Наплевать на дьявола: пощечина общественному вкусу | страница 82
Любопытно, что в том же 1955 году, когда был опубликован «Менуэт», в Париже вышел в свет другой роман с очень похожим любовным треугольником и раскладом сил. Взрослый мужчина, влюбившись в школьницу, женится на ее матери, чтобы быть ближе к предмету своей страсти. Вскоре мать гибнет, и последняя преграда между героями рушится. Речь идет, разумеется, о «Лолите» Набокова, которая писалась на другом континенте и языке, но в те же годы, что и «Менуэт». Сходство сюжетов разительно, хотя почти наверняка писатели ничего не знали друг о друге. Остается предположить: в воздухе середины 1950-х носился некий особый вирус, заразивший весь мир, вирус совершенно новой, еще не знакомой человечеству свободы и раскрепощенности.

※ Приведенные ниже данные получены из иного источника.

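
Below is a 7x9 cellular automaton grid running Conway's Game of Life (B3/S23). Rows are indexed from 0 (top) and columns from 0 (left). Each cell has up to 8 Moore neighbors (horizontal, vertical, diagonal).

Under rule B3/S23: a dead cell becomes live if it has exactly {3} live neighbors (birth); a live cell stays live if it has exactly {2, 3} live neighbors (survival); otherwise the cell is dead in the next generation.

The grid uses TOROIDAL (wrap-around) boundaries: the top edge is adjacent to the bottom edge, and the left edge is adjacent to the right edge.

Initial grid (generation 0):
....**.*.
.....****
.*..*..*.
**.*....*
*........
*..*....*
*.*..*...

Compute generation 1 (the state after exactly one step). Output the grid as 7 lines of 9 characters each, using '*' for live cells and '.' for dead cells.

Answer: ....*..*.
........*
.**.**...
.**.....*
..*......
*.......*
**.*.**..

Derivation:
Simulating step by step:
Generation 0 (given above): 21 live cells
Generation 1: 18 live cells
(generation 1 grid is the final answer)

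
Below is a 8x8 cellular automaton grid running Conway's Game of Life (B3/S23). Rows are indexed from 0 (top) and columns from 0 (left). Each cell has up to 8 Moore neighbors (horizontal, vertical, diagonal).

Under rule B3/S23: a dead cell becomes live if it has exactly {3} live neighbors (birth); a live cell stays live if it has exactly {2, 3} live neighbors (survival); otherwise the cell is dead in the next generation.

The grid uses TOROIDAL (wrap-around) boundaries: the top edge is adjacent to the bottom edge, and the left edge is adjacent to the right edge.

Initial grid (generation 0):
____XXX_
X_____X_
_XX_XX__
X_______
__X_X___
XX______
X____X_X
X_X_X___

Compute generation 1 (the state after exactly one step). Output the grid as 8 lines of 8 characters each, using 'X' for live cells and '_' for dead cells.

Answer: _X_XX_X_
_X_X__XX
XX___X_X
__X_XX__
X_______
XX_____X
_______X
XX_XX___

Derivation:
Simulating step by step:
Generation 0 (given above): 20 live cells
Generation 1: 24 live cells
(generation 1 grid is the final answer)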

Можно, конечно, вспомнить о вышедшем намного раньше романе Герберта Уэллса «Кстати о Долорес» (1938), где взрослый герой тоже влюбляется в свою падчерицу, и о других, менее известных литературных историях о «неравной» любви, написанных до войны, – существенно, что ни одна из них не получила такого резонанса, как набоковский роман. И дело тут, кажется, не в одной силе писательского дара, но и в мутации общества, его созревшей лишь после войны готовности обсуждать подобные истории. В 1950-е общество, несмотря на еще до конца не павшие цензурные препятствия, было к обсуждению готово.

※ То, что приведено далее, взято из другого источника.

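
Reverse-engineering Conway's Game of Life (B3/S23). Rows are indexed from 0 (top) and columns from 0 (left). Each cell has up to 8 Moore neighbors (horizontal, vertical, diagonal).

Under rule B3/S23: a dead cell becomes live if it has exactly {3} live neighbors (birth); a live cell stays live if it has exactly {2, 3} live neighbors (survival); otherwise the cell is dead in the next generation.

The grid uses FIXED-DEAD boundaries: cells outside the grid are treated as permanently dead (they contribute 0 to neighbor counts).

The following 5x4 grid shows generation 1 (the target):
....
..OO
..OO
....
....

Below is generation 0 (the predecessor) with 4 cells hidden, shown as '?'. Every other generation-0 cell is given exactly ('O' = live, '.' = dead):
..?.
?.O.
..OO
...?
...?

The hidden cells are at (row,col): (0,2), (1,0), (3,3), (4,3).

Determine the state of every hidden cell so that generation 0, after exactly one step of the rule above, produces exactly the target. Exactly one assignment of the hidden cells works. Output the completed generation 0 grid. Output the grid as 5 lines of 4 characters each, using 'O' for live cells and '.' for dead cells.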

Конечно, похожий сюжетный контур раскрашен в «Лолите» и «Менуэте» различно. В отличие от просторного набоковского романа «Менуэт» суше, жестче и расчерчен с математической точностью.
Три героя, три души, три мира. Три монолога. Первый принадлежит герою. Второй произносит девочка, которая подозрительно словесна и умна для своих лет и убогого окружения – иногда кажется даже, что она лишь тень героя, реальный до жути плод его дремлющего воображения, до того похожи их отношения с миром, проникнутые скепсисом и сомнением. Девочке представляется «совершенно глупым все, что делают взрослые, – таскают камни, строят дома, плодят детей…» – и словно бы для того, чтобы убедиться в непроходимой глупости взрослого мира, она задает и задает жене героя свои злые вопросы. «Я спрашивала ее, например, чем она объясняет в исповедальне, что за три года замужества у нее все еще нет детей?.. Ведь еще вам нельзя между ног смотреть, так?» Как и героя, ее занимает устройство собственного тела, ее манят еще неведомые ей отношения между женщиной и мужчиной, ей лестно, но и жутковато внимание героя, в природе которого она не сомневается. Но даже и заинтересованность героя в ней – для девочки всего лишь предмет почти научного, безжалостного интереса. И однажды она подсаживается к нему на кресло, чтобы этот интерес удовлетворить.